We were hurrying towards the Inn when the most unlikely of figures appeared upon a blue snowbank: Lady Belgemine! Who is she? She challenged Ginnem to a duel on the spot. My protests again were brushed aside: great challenges, Belgemine said, do not wait for a well-rested Summoner. She is right, but I still do not trust her. She restored Ixion before the battle began -- we had to rely on him often today against the water fiends, to conserve my magic -- but her Valefor still flew circles around him. I was terrified when he dropped to his knees. I would have tried to save him with a lightning bolt, had Ginnem not stopped me. She assured me he would recover by tomorrow morning. (I suppose it makes sense; the spirits of the dead cannot die twice!) Afterwards, rather than accompanying us to the Inn, Belgemine insisted on discussing Ginnem's progress right there in the snow while the shadows lengthened.

This sat ill with me. I kept guard and heard the distant sounds of beast and bird howling from the forest. But nothing troubled the Summoners' consultation, and at length we parted ways. Once we reached the Inn, my lady went straight to bed with barely a bite of supper.

After a blissfully hot bath, I found myself restless and slipped out to the lobby to rebraid my hair. To my surprise and his, I had a long chat with the proprietor. He was not the famous Mister Rin -- I have yet to meet the man, although his name seems to be everywhere in Spira -- but an old man by the name of Vindus. He said the last "Yevon" who talked to him for any length of time was Braska, and "that didn't count, as he's one of us." A disturbing reminder, but for Yuna's sake I plied him with questions. I'm sure she'd like news of her father.

Unfortunately there was little the innkeep could tell me. Seven years ago, Lord Braska and his two Guardians came stumbling into his lobby after dark, after a fight with a "four-arm giant" that Vindus described in a bewildering mixture of Al Bhed and common. Apparently it had been menacing pilgrims for some time and cutting into business.
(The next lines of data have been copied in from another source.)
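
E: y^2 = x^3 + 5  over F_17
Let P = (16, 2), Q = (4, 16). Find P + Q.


P != Q, so use the chord formula.
s = (y2 - y1) / (x2 - x1) = (14) / (5) mod 17 = 13
x3 = s^2 - x1 - x2 mod 17 = 13^2 - 16 - 4 = 13
y3 = s (x1 - x3) - y1 mod 17 = 13 * (16 - 13) - 2 = 3

P + Q = (13, 3)


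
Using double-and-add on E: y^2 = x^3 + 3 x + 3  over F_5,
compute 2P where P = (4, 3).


k = 2 = 10_2 (binary, LSB first: 01)
Double-and-add from P = (4, 3):
  bit 0 = 0: acc unchanged = O
  bit 1 = 1: acc = O + (3, 3) = (3, 3)

2P = (3, 3)


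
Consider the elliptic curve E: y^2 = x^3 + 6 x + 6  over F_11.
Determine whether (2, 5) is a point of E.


Check whether y^2 = x^3 + 6 x + 6 (mod 11) for (x, y) = (2, 5).
LHS: y^2 = 5^2 mod 11 = 3
RHS: x^3 + 6 x + 6 = 2^3 + 6*2 + 6 mod 11 = 4
LHS != RHS

No, not on the curve


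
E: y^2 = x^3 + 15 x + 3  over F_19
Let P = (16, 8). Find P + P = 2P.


Doubling: s = (3 x1^2 + a) / (2 y1)
s = (3*16^2 + 15) / (2*8) mod 19 = 5
x3 = s^2 - 2 x1 mod 19 = 5^2 - 2*16 = 12
y3 = s (x1 - x3) - y1 mod 19 = 5 * (16 - 12) - 8 = 12

2P = (12, 12)


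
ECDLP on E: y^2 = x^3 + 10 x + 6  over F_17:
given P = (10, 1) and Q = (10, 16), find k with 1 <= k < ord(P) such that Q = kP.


Enumerate multiples of P until we hit Q = (10, 16):
  1P = (10, 1)
  2P = (1, 0)
  3P = (10, 16)
Match found at i = 3.

k = 3


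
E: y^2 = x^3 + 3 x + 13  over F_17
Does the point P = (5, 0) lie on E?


Check whether y^2 = x^3 + 3 x + 13 (mod 17) for (x, y) = (5, 0).
LHS: y^2 = 0^2 mod 17 = 0
RHS: x^3 + 3 x + 13 = 5^3 + 3*5 + 13 mod 17 = 0
LHS = RHS

Yes, on the curve


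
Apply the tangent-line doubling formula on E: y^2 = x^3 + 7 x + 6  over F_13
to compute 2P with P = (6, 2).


Doubling: s = (3 x1^2 + a) / (2 y1)
s = (3*6^2 + 7) / (2*2) mod 13 = 6
x3 = s^2 - 2 x1 mod 13 = 6^2 - 2*6 = 11
y3 = s (x1 - x3) - y1 mod 13 = 6 * (6 - 11) - 2 = 7

2P = (11, 7)


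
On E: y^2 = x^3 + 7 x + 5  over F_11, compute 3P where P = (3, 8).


k = 3 = 11_2 (binary, LSB first: 11)
Double-and-add from P = (3, 8):
  bit 0 = 1: acc = O + (3, 8) = (3, 8)
  bit 1 = 1: acc = (3, 8) + (9, 4) = (8, 10)

3P = (8, 10)


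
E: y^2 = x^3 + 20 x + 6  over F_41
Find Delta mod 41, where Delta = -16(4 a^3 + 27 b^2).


4 a^3 + 27 b^2 = 4*20^3 + 27*6^2 = 32000 + 972 = 32972
Delta = -16 * (32972) = -527552
Delta mod 41 = 36

Delta = 36 (mod 41)


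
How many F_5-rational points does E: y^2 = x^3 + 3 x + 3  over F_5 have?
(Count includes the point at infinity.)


For each x in F_5, count y with y^2 = x^3 + 3 x + 3 mod 5:
  x = 3: RHS = 4, y in [2, 3]  -> 2 point(s)
  x = 4: RHS = 4, y in [2, 3]  -> 2 point(s)
Affine points: 4. Add the point at infinity: total = 5.

#E(F_5) = 5


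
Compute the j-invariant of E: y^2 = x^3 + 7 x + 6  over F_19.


Delta = -16(4 a^3 + 27 b^2) mod 19 = 2
-1728 * (4 a)^3 = -1728 * (4*7)^3 mod 19 = 7
j = 7 * 2^(-1) mod 19 = 13

j = 13 (mod 19)


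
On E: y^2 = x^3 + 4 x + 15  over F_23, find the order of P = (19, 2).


Compute successive multiples of P until we hit O:
  1P = (19, 2)
  2P = (16, 14)
  3P = (4, 7)
  4P = (18, 13)
  5P = (15, 0)
  6P = (18, 10)
  7P = (4, 16)
  8P = (16, 9)
  ... (continuing to 10P)
  10P = O

ord(P) = 10


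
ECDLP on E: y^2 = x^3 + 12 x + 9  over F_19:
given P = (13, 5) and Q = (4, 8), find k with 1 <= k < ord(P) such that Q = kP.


Enumerate multiples of P until we hit Q = (4, 8):
  1P = (13, 5)
  2P = (4, 8)
Match found at i = 2.

k = 2


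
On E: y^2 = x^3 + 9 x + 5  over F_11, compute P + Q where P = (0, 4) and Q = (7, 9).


P != Q, so use the chord formula.
s = (y2 - y1) / (x2 - x1) = (5) / (7) mod 11 = 7
x3 = s^2 - x1 - x2 mod 11 = 7^2 - 0 - 7 = 9
y3 = s (x1 - x3) - y1 mod 11 = 7 * (0 - 9) - 4 = 10

P + Q = (9, 10)


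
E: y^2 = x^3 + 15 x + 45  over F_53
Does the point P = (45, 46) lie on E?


Check whether y^2 = x^3 + 15 x + 45 (mod 53) for (x, y) = (45, 46).
LHS: y^2 = 46^2 mod 53 = 49
RHS: x^3 + 15 x + 45 = 45^3 + 15*45 + 45 mod 53 = 49
LHS = RHS

Yes, on the curve


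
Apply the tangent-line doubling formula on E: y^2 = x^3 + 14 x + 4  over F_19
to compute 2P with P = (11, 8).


Doubling: s = (3 x1^2 + a) / (2 y1)
s = (3*11^2 + 14) / (2*8) mod 19 = 1
x3 = s^2 - 2 x1 mod 19 = 1^2 - 2*11 = 17
y3 = s (x1 - x3) - y1 mod 19 = 1 * (11 - 17) - 8 = 5

2P = (17, 5)


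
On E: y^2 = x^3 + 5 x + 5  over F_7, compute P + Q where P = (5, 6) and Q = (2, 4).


P != Q, so use the chord formula.
s = (y2 - y1) / (x2 - x1) = (5) / (4) mod 7 = 3
x3 = s^2 - x1 - x2 mod 7 = 3^2 - 5 - 2 = 2
y3 = s (x1 - x3) - y1 mod 7 = 3 * (5 - 2) - 6 = 3

P + Q = (2, 3)


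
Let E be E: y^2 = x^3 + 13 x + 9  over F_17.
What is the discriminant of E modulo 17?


4 a^3 + 27 b^2 = 4*13^3 + 27*9^2 = 8788 + 2187 = 10975
Delta = -16 * (10975) = -175600
Delta mod 17 = 10

Delta = 10 (mod 17)


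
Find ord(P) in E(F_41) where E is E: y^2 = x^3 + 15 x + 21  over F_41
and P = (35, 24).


Compute successive multiples of P until we hit O:
  1P = (35, 24)
  2P = (12, 17)
  3P = (33, 39)
  4P = (19, 20)
  5P = (5, 4)
  6P = (6, 9)
  7P = (40, 13)
  8P = (2, 10)
  ... (continuing to 44P)
  44P = O

ord(P) = 44


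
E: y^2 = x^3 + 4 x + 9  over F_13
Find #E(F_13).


For each x in F_13, count y with y^2 = x^3 + 4 x + 9 mod 13:
  x = 0: RHS = 9, y in [3, 10]  -> 2 point(s)
  x = 1: RHS = 1, y in [1, 12]  -> 2 point(s)
  x = 2: RHS = 12, y in [5, 8]  -> 2 point(s)
  x = 3: RHS = 9, y in [3, 10]  -> 2 point(s)
  x = 7: RHS = 3, y in [4, 9]  -> 2 point(s)
  x = 10: RHS = 9, y in [3, 10]  -> 2 point(s)
  x = 12: RHS = 4, y in [2, 11]  -> 2 point(s)
Affine points: 14. Add the point at infinity: total = 15.

#E(F_13) = 15


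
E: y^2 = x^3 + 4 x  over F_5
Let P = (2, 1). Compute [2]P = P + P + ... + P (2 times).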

I think we may be glad that Braska's party dispatched the creature; it sounds like something more a match for Ifrit than for my spells.

The "leatherhide" Guardian had many broken bones, and Braska's spells were spent, so they availed themselves of some Al Bhed remedies. Vindus laughed in his beard, describing how the "leatherhide" had grumbled and growled while taking his medicine. It sounds as if Sir Auron was not comfortable being aided by heathens. I gather that Sir Jecht was far more open-minded and didn't seem like a "Yevon" at all. Interesting. Yuna has told me some odd stories about the man; I wonder if he was really an Al Bhed whose memory was taken by Sin?

So, after causing a commotion in the common room, our High Summoner and his companions retired early and left at dawn. Apparently one of them had a sphere camera with him. Vindus said they posed outside in front of his sign, and he was very disappointed when I said no recordings of their pilgrimage have survived. I think he was hoping to use it for advertising.

Thus we follow in Lord Braska's footsteps, and I pray to Yevon that we may fare as well. We should reach the temple tomorrow if we press our pace. We shall have to be careful; Vindus thinks a weather front is moving into the area. We do not want to be caught beyond the lake, where he says there are great cracks in the ice. His description of "snow-blind" blizzards is sobering.